Le Père gardien le conduisit ensuite à la bibliothèque, et là Jehan tomba dans une véritable extase. Les manuscrits, rangés avec ordre et proprement reliés, étaient au nombre de plusieurs centaines. Ambroise apprit au jeune serf que c'était la propriété du couvent. Ils allaient passer aux salles d'étude lorsque l'on vint avertir le Père gardien que quelqu'un le demandait: c'était un homme qui avait la figure couverte d'un morceau d'étoffe, et qui venait le consulter pour un cas de conscience.

Jehan descendit seul dans le préau, où il trouva les novices. L'un d'eux le reconnut et l'appela par son nom: c'était le fils d'un des voisins de son père. Le jeune serf lui raconta son histoire et comment il se trouvait à Tours.

—Ah! Jehan, que ne te fais-tu recevoir dans notre couvent? reprit le novice, lorsqu'il eut achevé. Ici nous sommes hors du siècle et à l'abri de ses iniquités; ici il n'y a ni nobles ni vilains; nous jouissons de la liberté et de l'égalité devant Dieu. Notre Père gardien lui-même ne doit son autorité qu'au choix des autres moines, qui ont librement reconnu la supériorité de ses vertus et de son expérience. C'est le royaume du ciel transporté sur la terre.

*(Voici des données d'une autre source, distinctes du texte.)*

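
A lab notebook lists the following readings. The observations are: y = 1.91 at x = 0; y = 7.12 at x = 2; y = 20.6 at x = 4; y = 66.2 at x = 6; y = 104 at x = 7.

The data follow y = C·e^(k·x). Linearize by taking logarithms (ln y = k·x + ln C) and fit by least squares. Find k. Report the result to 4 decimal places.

Linearized form: ln y = k·x + ln C. From the 5 transformed points,
Σx = 19.0000, Σ(x)² = 105.0000, Σln y = 14.4724, Σx·ln y = 73.6938.
Normal system: [[105.0000, 19.0000]; [19.0000, 5]]·[k, ln C]ᵀ = [73.6938, 14.4724]ᵀ.
Solving (det = 164.0000): k = 0.57008, ln C = 0.72815.

k = 0.5701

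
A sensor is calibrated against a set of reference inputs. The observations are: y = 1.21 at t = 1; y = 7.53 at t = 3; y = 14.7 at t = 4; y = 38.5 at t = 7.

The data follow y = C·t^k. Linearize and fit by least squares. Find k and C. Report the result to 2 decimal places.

Taking logs, ln y = k·ln t + ln C, so regress ln y on ln t.
Σln t = 4.4308, Σ(ln t)² = 6.9153, Σln y = 8.5480, Σln t·ln y = 13.0480.
Normal system: [[6.9153, 4.4308]; [4.4308, 4]]·[k, ln C]ᵀ = [13.0480, 8.5480]ᵀ.
Δ = 6.9153·4 − (4.4308)² = 8.0292; k = (13.0480·4 − 4.4308·8.5480)/8.0292 = 1.78315, ln C = (6.9153·8.5480 − 4.4308·13.0480)/8.0292 = 0.16180, so C = exp(0.16180) = 1.17563.

k = 1.78, C = 1.18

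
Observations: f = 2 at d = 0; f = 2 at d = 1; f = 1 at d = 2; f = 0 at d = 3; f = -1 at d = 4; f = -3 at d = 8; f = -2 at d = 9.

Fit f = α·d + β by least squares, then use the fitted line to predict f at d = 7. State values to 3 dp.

Forming XᵀX = [[175, 27]; [27, 7]] and Xᵀf = [-42, -1]ᵀ gives XᵀX·[α, β]ᵀ = Xᵀf.
Eliminating β: 7·(row 1) − 27·(row 2) gives 496·α = 7·(-42) − 27·(-1) = -267, so α = -267/496.
Then β = ((-1) − 27·(-267/496))/7 = 959/496.
At d = 7: f̂ = (-267/496)·(7) + (959/496)·(1) = -455/248.

f̂ = -1.835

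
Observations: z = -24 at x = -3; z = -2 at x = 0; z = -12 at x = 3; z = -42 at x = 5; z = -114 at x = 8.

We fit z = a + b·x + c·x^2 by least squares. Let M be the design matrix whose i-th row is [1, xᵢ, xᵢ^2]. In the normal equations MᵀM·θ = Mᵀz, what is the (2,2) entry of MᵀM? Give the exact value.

107

Row 2 ↔ basis x, column 2 ↔ basis x, so (MᵀM)_{2,2} = Σᵢ (x)·(x) = (-3)·(-3) + (0)·(0) + (3)·(3) + (5)·(5) + (8)·(8) = 107.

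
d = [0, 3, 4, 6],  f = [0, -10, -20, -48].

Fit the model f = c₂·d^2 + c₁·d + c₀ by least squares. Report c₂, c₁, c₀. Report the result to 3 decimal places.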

Notre vie s'écoule en travaux utiles, en bonnes œuvres et en prières; les seigneurs qui tiennent tout esclave dans le monde sont sur nous sans pouvoir; s'ils touchent à nos droits, nous pouvons les retrancher, par l'excommunication, de la société des chrétiens; s'ils nous attaquent, les fortifications de notre couvent nous rendent la défense facile.

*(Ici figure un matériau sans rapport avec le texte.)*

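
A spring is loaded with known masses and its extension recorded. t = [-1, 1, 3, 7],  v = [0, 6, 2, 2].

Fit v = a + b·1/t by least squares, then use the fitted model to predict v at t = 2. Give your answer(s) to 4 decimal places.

Sums needed: Σ1 = 4, Σ1/t = 10/21, Σ1/t·1/t = 940/441.
Moment sums: Σv = 10, Σ1/t·v = 146/21.
Eliminating b: (940/441)·(row 1) − (10/21)·(row 2) gives (1220/147)·a = (940/441)·10 − (10/21)·(146/21) = 7940/441, so a = 397/183.
Then b = ((146/21) − (10/21)·(397/183))/(940/441) = 847/305.
At t = 2: v̂ = (397/183)·(1) + (847/305)·(1/2) = 6511/1830.

v̂ = 3.5579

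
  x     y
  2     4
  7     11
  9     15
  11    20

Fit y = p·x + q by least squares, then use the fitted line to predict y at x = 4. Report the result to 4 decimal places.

ŷ = 6.8715

Compute the Gram sums: Σx·x = 255, Σx = 29, Σ1 = 4.
Moment sums: Σx·y = 440, Σy = 50.
AᵀA·[p, q]ᵀ = Aᵀy becomes [[255, 29]; [29, 4]]·[p, q]ᵀ = [440, 50]ᵀ.
Determinant 255·4 − 29² = 179.
p = (440·4 − 29·50)/179 = 310/179; q = (255·50 − 29·440)/179 = -10/179.
At x = 4: ŷ = (310/179)·(4) + (-10/179)·(1) = 1230/179.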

—Il est vrai, dit Jehan, mais cette liberté, vous la payez du plus grand bonheur que l'homme puisse connaître sur la terre; vous ne voyez ni vos sœurs, ni vos mères; vous ne pouvez choisir une femme, ni bercer dans vos bras un enfant. Ah! je ne puis accepter un affranchissement qui me séparerait à jamais de Catherine.

—Retourne au monde alors, Jehan, dit le novice; tu apprendras bientôt que plus on y forme de liens, plus on donne de prise à la douleur. Ceux qui sont nés serfs comme nous n'ont pas à choisir leur moyen d'affranchissement; s'ils veulent donner la liberté à leur intelligence et à leur âme, il faut qu'ils acceptent le sacrifice de leurs instincts terrestres. Le monastère est un premier dépouillement de l'enveloppe charnelle, une sorte d'initiation à la vie de l'éternité.

Jehan revint chez maître Laurent tout incertain et tout pensif. Malgré les paroles du jeune novice, la vie du cloître ne satisfaisait point complétement ses désirs; il était à cet âge où l'on ne compte point avec la réalité, où tous les rêves semblent possibles, et l'expérience ne lui avait point encore appris que chaque être doit subir la loi de la société dont il fait partie.

Mais s'il ne pouvait s'accoutumer à la vie du couvent, celle qu'il menait lui déplaisait encore davantage; aussi le drapier ne tarda-t-il point à s'apercevoir que son apprenti montrait peu de dispositions. Jehan ne pouvait d'ailleurs consentir à employer les ruses traditionnelles. Il vendait comme s'il eût été au confessionnal, disant:—Ceci est bon, ceci médiocre, ceci mauvais. Maître Laurent entrait parfois dans des accès de colère qui s'exprimaient par des injures de tout genre. Enfin, un jour que Jehan avait échangé des monnaies anciennes contre des nouvelles[9], le drapier s'emporta jusqu'à le frapper. Le parti du jeune homme fut pris aussitôt; il quitta la boutique, courut à la Loire, et apercevant une grande barque qui passait, il se jeta à la nage pour la rejoindre.

[ [9] La valeur intrinsèque de celles-ci était beaucoup moindre que celle des monnaies anciennes, quoiqu'elles eussent la même valeur nominale.

Les mariniers le reçurent bien et consentirent à le conduire jusqu'à Blois, où ils se rendaient.

Leur barque transportait dans cette ville des canons et coulevrines composés de plusieurs morceaux joints et cerclés comme des douvelles de tonneaux, selon l'usage du temps. C'était la première fois que Jehan voyait ces armes nouvellement en usage, et il en fut singulièrement surpris. Le patron de la barque lui apprit que le roi avait douze canons beaucoup plus forts, qu'il avait appelés les douze pairs. Leur longueur était de vingt-quatre pieds, et il ne fallait pas moins de trente bœufs pour traîner chacun d'eux. Il ajouta que l'on en fabriquait aussi de tout petits dont on se servait en les appuyant sur l'épaule d'un soldat, tandis qu'un autre placé derrière ajustait et mettait le feu.